An international consortium of scientists consisting of 97 researchers from 14 countries have deciphered the full genetic code of the potato. Their findings are published in the journal Nature.
The rice genome was completed in 2005 and a draft sequence of wheat was published last year.
Qu Dongyu, a potato farming specialist notes the study helped discover genes that define the growth and insect resistance of potatoes. The sequenced genome (the genome is the full DNA sequence of an organism, a map of the genes; each gene controls different aspects of the organism) will enable scientists to create new varieties of potato that are high in yield and quality and more resistant to insects and diseases, he said.
According to Nature News, the most important finding of the consortium’s initial analysis is the identification of more than 800 disease-resistance genes, each of which has potential for use in fighting diseases such as the potato cyst nematode and the potato blight pathogen Phytophthora infestans, famous for causing the Irish potato famine of the 1840s.
We now understand, in effect, the book of life of the potato, says Professor Iain Gordon, of the James Hutton Institute. We understand the genes and we can relate that to the traits that the potato has, to improve its productivity and to reduce the impact of pests and pathogens.”
The Independent notes 200 million tons of potatoes are consumed annually worldwide and are the fourth-largest staple crop after rice, wheat and maize. Potatoes are rich in nutrients such as vitamin C and folic acid and are seen as a critical crop in the effort to boost food production for a growing world population.
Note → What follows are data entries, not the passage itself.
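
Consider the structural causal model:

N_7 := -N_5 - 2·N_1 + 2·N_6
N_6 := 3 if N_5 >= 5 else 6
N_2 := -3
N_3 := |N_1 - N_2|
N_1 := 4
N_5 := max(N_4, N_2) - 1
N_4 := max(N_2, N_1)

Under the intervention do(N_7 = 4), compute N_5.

3

The intervention breaks the incoming arrows to N_7: N_7 := -N_5 - 2·N_1 + 2·N_6 no longer applies, and N_7 = 4.
N_5 is not downstream of the intervention, so its value is determined by the original equations.
N_4 = max(N_2, N_1)  [with N_2=-3, N_1=4]  = 4
N_5 = max(N_4, N_2) - 1  [with N_4=4, N_2=-3]  = 3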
“The potato has been bred here for probably less than 400 years,” Professor Waugh said, also of the James Hutton Institute. “Despite all the effort, we still grow potato varieties that are over 100 years old. Potato improvement is a very slow process. What the potato genome allows us to do is to identify particular genes that most potatoes have that may have a unique function, such as a resistant gene that is unique to a certain variety to potatoes. It could be transferred using genetic technology to a well-known cultivar grown today.”
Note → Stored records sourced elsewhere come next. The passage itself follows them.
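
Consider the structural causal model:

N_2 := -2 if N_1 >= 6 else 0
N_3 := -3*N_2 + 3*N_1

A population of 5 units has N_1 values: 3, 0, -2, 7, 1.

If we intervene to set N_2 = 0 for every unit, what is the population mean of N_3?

5.4

Under do(N_2=0), N_2's equation is replaced by N_2=0 for every unit. Per-unit N_3: 9, 0, -6, 21, 3. Mean = 5.4.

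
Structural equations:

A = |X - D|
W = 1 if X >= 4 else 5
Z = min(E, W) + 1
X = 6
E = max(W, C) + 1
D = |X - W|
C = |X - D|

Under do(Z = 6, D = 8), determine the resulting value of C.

2

Under do(Z = 6, D = 8), each intervened variable's structural equation is replaced by its fixed value.
C = |X - D|  [with X=6, D=8]  = 2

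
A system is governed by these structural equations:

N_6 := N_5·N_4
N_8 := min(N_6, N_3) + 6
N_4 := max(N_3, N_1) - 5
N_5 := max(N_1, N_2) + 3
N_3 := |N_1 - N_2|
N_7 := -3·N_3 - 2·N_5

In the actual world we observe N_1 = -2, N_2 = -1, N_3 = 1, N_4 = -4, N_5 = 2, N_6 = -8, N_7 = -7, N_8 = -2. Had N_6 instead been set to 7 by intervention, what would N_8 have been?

7

Intervening sets N_6 = 7 and removes its equation (N_6 := N_5·N_4).
N_3 = |N_1 - N_2|  [with N_1=-2, N_2=-1]  = 1
N_8 = min(N_6, N_3) + 6  [with N_6=7, N_3=1]  = 7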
A short history of the potato courtesy of the Independent:
* Domesticated between 7,000 and 10,000 years ago by the natives of southern Peru in South America, where the potato grows in the wild on the slopes of the Andes.
* In 1536, Spanish conquistadors take potatoes grown by the Inca back to Europe to impress royalty.
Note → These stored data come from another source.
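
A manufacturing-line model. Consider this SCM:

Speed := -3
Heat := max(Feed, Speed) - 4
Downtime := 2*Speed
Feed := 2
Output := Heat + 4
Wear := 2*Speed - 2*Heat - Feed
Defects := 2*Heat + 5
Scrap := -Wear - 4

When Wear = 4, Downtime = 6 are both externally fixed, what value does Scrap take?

The joint intervention fixes Wear = 4, Downtime = 6, removing each variable's own equation.
Scrap = -Wear - 4  [with Wear=4]  = -8

-8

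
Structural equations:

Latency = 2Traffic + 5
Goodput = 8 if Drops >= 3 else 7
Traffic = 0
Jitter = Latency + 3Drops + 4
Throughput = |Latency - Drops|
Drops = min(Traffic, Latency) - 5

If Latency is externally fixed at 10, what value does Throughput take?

do(Latency=10) replaces the equation Latency = 2Traffic + 5 with the constant Latency = 10.
Drops = min(Traffic, Latency) - 5  [with Traffic=0, Latency=10]  = -5
Throughput = |Latency - Drops|  [with Latency=10, Drops=-5]  = 15

15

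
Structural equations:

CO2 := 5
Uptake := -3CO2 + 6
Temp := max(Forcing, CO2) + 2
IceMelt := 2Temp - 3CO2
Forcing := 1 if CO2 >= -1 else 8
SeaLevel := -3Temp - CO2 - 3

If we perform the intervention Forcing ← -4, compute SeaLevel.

-29

do(Forcing=-4) replaces the equation Forcing := 1 if CO2 >= -1 else 8 with the constant Forcing = -4.
Temp = max(Forcing, CO2) + 2  [with Forcing=-4, CO2=5]  = 7
SeaLevel = -3Temp - CO2 - 3  [with Temp=7, CO2=5]  = -29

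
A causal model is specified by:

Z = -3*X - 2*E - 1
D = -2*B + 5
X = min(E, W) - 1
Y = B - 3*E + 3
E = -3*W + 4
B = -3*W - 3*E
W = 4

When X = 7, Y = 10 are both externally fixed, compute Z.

The joint intervention fixes X = 7, Y = 10, removing each variable's own equation.
E = -3*W + 4  [with W=4]  = -8
Z = -3*X - 2*E - 1  [with X=7, E=-8]  = -6

-6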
* The word “potato” is derived from the Spanish “patata”, which is a compound of the native words “batata” and “papa”.
* In 1538, Sir Francis Drake and the astronomer Thomas Harriot were credited with bringing the potato from the Americas to Britain, where it was quickly found to grow well in the cool, damp climate. By the 19th century it had established itself as the staple crop that fed the workforce driving the Industrial Revolution.
* French scientist Antoine Parmentier in 1774 discovered the nutritional benefits of the potato which lead to the plant’s promotion in France.
* The potato crop of Ireland was devastated by the late blight fungus in 1845, triggering the Irish potato famine.
* In 1995, the potato became the first crop plant to be grown in space.